I’d been told to visit the Kurfurstendamm by several people and to my disappointment it just seems to be an extended set of shopping streets. However, at the centre of it is the church that is referred to as the Broken Tooth, alongside it’s remarkably ugly modern replacement.


And then I hit my first major hitch for this holiday. I pick up a couple of t-shirts and decide to pay using my Capital One card. Now, this is my only credit card and I use it exclusively for on-line shopping. I paid for some of the airfares on it and I’ve got about £1000 on it to use this holiday – this includes the last hotel I’ll be staying at which is the only one that hasn’t taken the money in advance, and is the most expensive hotel. So, I get the card out and then suddenly realise that I don’t know what the PIN is. I can’t use it contactless, because I’ve never activated it for that. I know exactly WHERE the PIN is, I just remember it, because I’ve never used it. I end up sheepishly paying using my normal account card. It’s ok though, I can get to my PIN using the Capital One app. So I head back to my hotel to do that.
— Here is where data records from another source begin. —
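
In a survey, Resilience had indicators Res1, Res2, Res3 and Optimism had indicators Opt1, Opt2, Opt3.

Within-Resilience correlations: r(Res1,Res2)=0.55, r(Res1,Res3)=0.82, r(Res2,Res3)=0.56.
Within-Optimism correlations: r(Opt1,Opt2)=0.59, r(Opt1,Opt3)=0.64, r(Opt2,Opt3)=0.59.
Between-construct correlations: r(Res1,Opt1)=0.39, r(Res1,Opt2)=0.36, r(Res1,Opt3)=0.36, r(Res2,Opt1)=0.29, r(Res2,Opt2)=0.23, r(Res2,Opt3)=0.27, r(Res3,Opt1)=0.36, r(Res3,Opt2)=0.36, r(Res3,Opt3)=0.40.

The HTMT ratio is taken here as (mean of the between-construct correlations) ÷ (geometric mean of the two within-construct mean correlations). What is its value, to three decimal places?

0.537

Mean between = 3.02/9 = 0.3356.
Mean within-Res = 1.93/3 = 0.6433; mean within-Opt = 1.82/3 = 0.6067.
Geometric mean = √(0.6433 × 0.6067) = 0.6247.
HTMT = 0.3356 / 0.6247 = 0.537.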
Excellent. Settle down in my room, having filled my two plastic water bottles from the tap. Hah – the plan is coming together. OK, activate the app. Oh… because I haven’t used the App for 6 months I have to reactivate it. No problems: all I have to do it put in ………. the FUCKING PIN!
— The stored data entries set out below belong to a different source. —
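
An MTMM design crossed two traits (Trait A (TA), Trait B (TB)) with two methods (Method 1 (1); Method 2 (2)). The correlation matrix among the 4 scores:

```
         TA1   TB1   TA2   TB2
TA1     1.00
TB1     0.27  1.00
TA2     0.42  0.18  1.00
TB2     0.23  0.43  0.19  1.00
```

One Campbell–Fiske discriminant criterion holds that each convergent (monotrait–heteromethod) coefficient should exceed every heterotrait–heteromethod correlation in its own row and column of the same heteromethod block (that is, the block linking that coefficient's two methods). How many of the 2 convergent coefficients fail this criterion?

Convergent coefficients and their comparison sets:
TA (methods 1·2): 0.42 vs {0.23, 0.18} → pass.
TB (methods 1·2): 0.43 vs {0.18, 0.23} → pass.
0 of 2 fail.

0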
This is manageable. I’ll call the helpline. They are VERY helpful and agree to send me the PIN – to my home address. I point out the uselessness of this. The poor woman at the end of the phone keeps telling me that there is no way they can see my PIN as it is under the “highest level of security”. They do come up with an alternative solution – get the hotel to take the money out remotely before I arrive. Really? My god, you’re a genius! Except I thought of that two hours ago, and the hotel isn’t answering my FUCKING EMAILS!
I’m now left having to pay for everything out of my account. Worse, I arrive in Paris the day before I get paid, so probably won’t have enough money in my account. Capital One are absolutely useless. It feels as though they have royally screwed me.
I’m rather peeved (as you may have surmised), so instead of heading into Potsdam Plaza, I head out to somewhere more local and end up buying a kebab. In Slough (culinary capital that we are), there is a shop called The German Doner Kebab (where, apparently, you can buy “Kebabs done right”). They do actually make remarkably good kebabs and I’m keen to try them in Berlin. Of course, they don’t call them German Doner Kebabs here 🙂 I go for a small one, and I’m relieved that I do as they provide me with half a cow and I head off to find somewhere to eat it. It’s very good, but like breakfast I can only manage about a quarter of it.
I throw the rest away and head back to the hotel, where I lie awake worrying about money.